„Der Neidische wird ärmer, wenn er andere reicher werden sieht“.
Friedrich Hebbel (1813-1863) deutscher Dramatiker
Liebe Börsenfreunde,
der Siegeszug einiger weniger US-Technologiewerte setzte sich auch im Juni fort und führte zu Kursgewinnen von bis zu 190% (Nvidia) im ersten Halbjahr, während der große Rest des US-Aktienmarktes eher seitwärts tendierte. Dies führt zu einem enormen Druck auf Fondsmanager und Vermögensverwalter, noch auf den davonbrausenden Schnellzug zu springen. Wie soll man auch seinen Kunden erklären, dass man ausgerechnet bei den wenigen Rennern nicht dabei war? Seit der Tulpenzwiebelhausse im 17. Jahrhundert treiben Investoren einzelne Anlagen immer wieder in absurde Höhen. So hat Apple inzwischen einen Marktwert von 3000 Milliarden $ (!) erreicht und Analysten erwarten, dass die Aktie bald 4000 Milliarden $ wert sein wird. Microsoft bringt es auf eine Börsenkapitalisierung von 2500 Milliarden $. Wobei es mir völlig fern liegt, die Wertigkeit einer Apple- oder Microsoft-Aktie mit einer Tulpenzwiebel zu vergleichen!!
Klar ist, dass die künstliche Intelligenz (KI) unser Leben gravierend verändern wird. Ähnlich etwa wie seinerzeit die Einführung des Internets. Aber es ist noch keineswegs ausgemacht, dass die derzeitigen Favoriten auch die Nutznießer dieser Entwicklung sein werden. Dazu hat man einfach noch zu wenige Anhaltspunkte. Bisher gab es in jedem Jahrzehnt einen Megatrend an den Aktienmärkten. Von 2010 bis 2021 waren es die FAANGMAN-Aktien.
Interessant ist, wie sich die entsprechenden Titel nach einem Trendwechsel verhielten. So kam es regelmäßig zu einem ersten starken Einbruch der Kurse wie Ende 2021. Anschließend setzte aber oft nochmals eine kräftige Erholungsbewegung ein, bevor der eigentliche lange und schmerzhafte Abstieg begann.
Von einem gesicherten erneuten Aufwärtstrend der alten Favoriten kann man daher erst ausgehen, wenn der NASDAQ-Index sein altes Hoch bei 16.000 Punkten signifikant nach oben überschreiten würde. Nach den historischen Erfahrungen ist das bisher noch nie vorgekommen und erscheint daher eher unwahrscheinlich. Wobei man an der Börse aber nie etwas ausschließen sollte.

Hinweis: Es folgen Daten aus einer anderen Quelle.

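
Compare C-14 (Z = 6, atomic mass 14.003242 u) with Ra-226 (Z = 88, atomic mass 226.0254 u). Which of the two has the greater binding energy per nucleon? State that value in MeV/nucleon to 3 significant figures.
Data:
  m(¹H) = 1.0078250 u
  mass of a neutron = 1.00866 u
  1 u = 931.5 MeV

C-14: Σm = 6(1.0078250) + 8(1.00866) = 14.1162300 u; Δm = 0.1129880 u; E_B = 105.25 MeV; E_B/A = 7.518 MeV
Ra-226: Σm = 88(1.0078250) + 138(1.00866) = 227.8836800 u; Δm = 1.8582800 u; E_B = 1731.0 MeV; E_B/A = 7.659 MeV
Ra-226 has the higher binding energy per nucleon, so it is the more tightly bound nucleus.

Ra-226; 7.66 MeV/nucleon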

Deutschland: Investoren auf der Flucht!
Nach Ansicht der Bundesbank und der Bundesregierung hat die deutsche Wirtschaft im zweiten Quartal ihre Rezession beendet und steht vor einer neuen Aufwärtsbewegung, die 2024 ein Wachstum von 1,2% und 2025 von 1,3 % bringen soll. Leider deuten die konjunkturellen Frühindikatoren nach unserer Ansicht auf eine ganz andere Entwicklung hin. Der Einkaufsmanagerindex (PMI) im verarbeitenden Gewerbe notiert tief im kontraktiven Bereich, die Auftragseingänge brechen ein, auch beim Geschäftsklima und Konsumklima sieht es übel aus und die EZB kündigt weitere Zinserhöhungen an. Der Wirtschaftsabschwung dürfte an Fahrt gewinnen.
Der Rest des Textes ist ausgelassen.